2008 Global Energy Debate

Wharton: The Upside of Global Energy Scarcity

 

(For more global investing insights, visit our Playing Emerging Markets section.)

Rising energy demand from China and India has unleashed a worldwide race to secure access to scarce fossil fuel resources, a more difficult proposition with the emergence of national oil companies in the resource-owning countries. While Western companies will likely feel the pain of increasing energy costs, there is a potential upside to global energy scarcity, according to experts from Wharton and The Boston Consulting Group: Renewable and nuclear energy present huge opportunities for investors and entrepreneurs, underscored by concern over a global stalemate surrounding curbs on carbon-dioxide emissions.

The International Energy Agency (IEA), an autonomous body set up within the framework of the Organization for Economic Cooperation and Development, says in its November 2007 World Energy Outlook that "if governments around the world stick with current policies, the world's energy needs would be well over 50% higher in 2030 than today." Global energy demand would grow an average of 1.8% annually, from 11.4 billion tons of oil equivalent (toe) in 2005 to 17.7 billion toe by 2030. Fossil fuels would make up 84% of that increase, the report notes, although oil's share would fall from 35% to 32% while coal's share would jump from 25% to 28%.

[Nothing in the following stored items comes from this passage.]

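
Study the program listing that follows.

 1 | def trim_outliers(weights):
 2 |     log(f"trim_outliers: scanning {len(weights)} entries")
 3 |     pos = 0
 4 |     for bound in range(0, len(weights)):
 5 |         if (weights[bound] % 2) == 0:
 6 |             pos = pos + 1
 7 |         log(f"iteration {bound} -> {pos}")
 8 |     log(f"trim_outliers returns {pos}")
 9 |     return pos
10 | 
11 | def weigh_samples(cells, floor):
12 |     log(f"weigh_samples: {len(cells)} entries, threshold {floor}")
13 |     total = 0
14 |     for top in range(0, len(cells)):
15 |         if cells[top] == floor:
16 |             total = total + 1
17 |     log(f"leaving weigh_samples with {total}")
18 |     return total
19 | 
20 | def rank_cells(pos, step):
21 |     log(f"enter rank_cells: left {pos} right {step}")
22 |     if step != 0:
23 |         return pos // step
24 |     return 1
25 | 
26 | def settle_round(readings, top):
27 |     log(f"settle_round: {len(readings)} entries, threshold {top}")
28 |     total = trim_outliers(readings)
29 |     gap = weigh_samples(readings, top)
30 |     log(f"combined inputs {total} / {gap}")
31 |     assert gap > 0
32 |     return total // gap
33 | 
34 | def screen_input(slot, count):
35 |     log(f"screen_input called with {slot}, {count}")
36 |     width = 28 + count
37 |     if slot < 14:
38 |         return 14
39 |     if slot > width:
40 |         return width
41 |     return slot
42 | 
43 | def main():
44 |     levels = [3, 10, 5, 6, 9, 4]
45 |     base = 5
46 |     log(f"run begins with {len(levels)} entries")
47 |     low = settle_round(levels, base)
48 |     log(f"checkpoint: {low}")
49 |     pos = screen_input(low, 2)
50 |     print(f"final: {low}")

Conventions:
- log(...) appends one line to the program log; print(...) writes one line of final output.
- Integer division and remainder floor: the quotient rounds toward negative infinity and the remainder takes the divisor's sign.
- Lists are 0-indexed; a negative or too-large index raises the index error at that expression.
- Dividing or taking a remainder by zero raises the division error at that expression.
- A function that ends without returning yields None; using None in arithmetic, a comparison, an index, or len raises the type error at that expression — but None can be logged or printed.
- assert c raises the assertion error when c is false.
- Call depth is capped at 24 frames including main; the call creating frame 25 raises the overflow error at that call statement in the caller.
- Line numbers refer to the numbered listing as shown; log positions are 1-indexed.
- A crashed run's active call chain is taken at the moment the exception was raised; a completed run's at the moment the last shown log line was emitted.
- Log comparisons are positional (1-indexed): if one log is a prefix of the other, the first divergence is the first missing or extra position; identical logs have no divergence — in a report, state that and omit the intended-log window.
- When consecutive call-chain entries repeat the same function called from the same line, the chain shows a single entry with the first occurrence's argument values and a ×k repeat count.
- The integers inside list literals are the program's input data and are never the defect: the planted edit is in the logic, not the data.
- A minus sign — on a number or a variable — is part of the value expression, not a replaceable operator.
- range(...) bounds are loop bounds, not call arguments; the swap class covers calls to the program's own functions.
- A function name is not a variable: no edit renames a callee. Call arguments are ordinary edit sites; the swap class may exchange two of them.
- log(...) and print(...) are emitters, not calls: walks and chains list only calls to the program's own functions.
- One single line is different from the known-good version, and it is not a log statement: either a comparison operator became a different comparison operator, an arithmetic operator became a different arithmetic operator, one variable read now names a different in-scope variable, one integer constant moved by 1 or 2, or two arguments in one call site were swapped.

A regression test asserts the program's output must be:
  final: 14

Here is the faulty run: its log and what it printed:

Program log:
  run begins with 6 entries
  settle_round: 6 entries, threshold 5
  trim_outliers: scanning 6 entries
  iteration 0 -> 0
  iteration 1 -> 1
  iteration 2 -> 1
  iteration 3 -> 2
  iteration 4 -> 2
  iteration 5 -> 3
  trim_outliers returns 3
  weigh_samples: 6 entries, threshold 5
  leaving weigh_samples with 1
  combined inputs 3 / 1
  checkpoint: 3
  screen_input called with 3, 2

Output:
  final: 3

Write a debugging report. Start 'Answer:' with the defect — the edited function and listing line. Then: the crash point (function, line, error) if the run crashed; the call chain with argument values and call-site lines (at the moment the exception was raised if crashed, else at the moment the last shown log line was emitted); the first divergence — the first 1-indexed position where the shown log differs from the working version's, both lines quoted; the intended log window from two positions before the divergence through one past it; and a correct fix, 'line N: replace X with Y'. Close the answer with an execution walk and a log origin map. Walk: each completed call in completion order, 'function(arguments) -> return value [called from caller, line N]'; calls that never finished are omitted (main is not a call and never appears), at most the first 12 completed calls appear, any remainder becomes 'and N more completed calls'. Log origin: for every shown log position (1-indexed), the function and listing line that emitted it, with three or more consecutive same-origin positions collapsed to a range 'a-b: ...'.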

Worldwide, the IEA expects an investment need of about $22 trillion in energy-supply infrastructure. Not surprisingly, its latest report is focused on China and India; these two countries account for 45% of the increase in demand in the "reference scenario" it forecasts. China's energy-supply infrastructure would need investments of $3.7 trillion until 2030, while India's would need $1.25 trillion, the IEA says.

The dramatic growth of the Chinese and Indian economies in recent years has caught stakeholders in the global energy industry ill-prepared, according to Hal Sirkin, senior partner and managing director at BCG and head of its global operations practice. "China and India are changing the global balance points in resources," he says, noting that the emerging consumer markets in these two countries are behind the boost in demand.

The forces at work in the emerging scenario are energy security, energy affordability, climate change and sustainability, says Balu Balagopal, senior partner and managing director at BCG. "There is a clear recognition that energy security and independence are top of mind because the demand side of the equation shows quite healthy growth driven by the growth in these emerging economies such as India and China," he notes. "At the same time there is an uptick from a supply standpoint -- traditional oil and gas are coming under some pressure."

Balagopal says that while "alarmists talk of peak oil," it might more appropriately be characterized as the end of cheap oil. Proponents of the peak-oil theory say that global petroleum production will peak sometime between 2025 and 2030, after which total available energy will decline continuously. Balagopal suggests that many new sources of energy are potentially being brought on stream, including frontier energy such as deepwater exploration and oil sands. But all that will take time to come through, he says, and "they are also more expensive."

Securing Access

"In the medium term, the Chinese and Indians will have to import more oil, and that is making them both nervous," says Wharton management professor Witold Henisz. "Interestingly, the battlefield today is in Africa." According to various reports, Chinese and Indian companies investing in Angola and Sudan are "not being as concerned [as Western firms] with corruption and other practices," Henisz says. That should give them "a strategic advantage as compared to the Western oil companies."

Rick Peters, senior partner and former leader of BCG's energy practice, points to "a lot of deals and a lot of effort on the part of India and China to lock up the incremental production." Adds Sirkin: China wants to be an investor, "not because it wants to invest, but it has an imperative to get access to resources and that is the best way." As the world's oil majors rush to secure their supplies of hydrocarbon reserves, they are encountering wholly unfamiliar territory. "Increasingly, the balance of power has shifted," Peters says. Until several years ago, "these super majors could go into the resource-holder countries and were welcomed because of their unique expertise." The entry of Chinese and Indian oil companies competing for the same resources has provided the resource owners many more options in securing more favorable terms, he notes.

Resource owners across Latin America, the former Soviet Union and Africa are also trying "to do a lot more on their own," Peters adds. For successful developers, the model is very much shifting to local development, technology transfer, and companies and divisions within countries having a localized face. "That model is the right model. You have to be more and more creative about the win-win opportunities." The resource owners "have become much more aggressive and savvy about relinquishing their rights to those resources and the conditions under which they will relinquish [them]," Balagopal points out.

RealMoney.com Henisz predicts that "one or two or three Chinese and Indian or Russian state-owned oil companies will emerge as globally integrated producers of oil that will rival Exxon Mobil (XOM), Shell (RDS.A) and BP (BP)." He says consolidation within the industry is an imperative, and that it will provide "at least perceived security of oil supplies for China and India" and a greater pool of investment resources.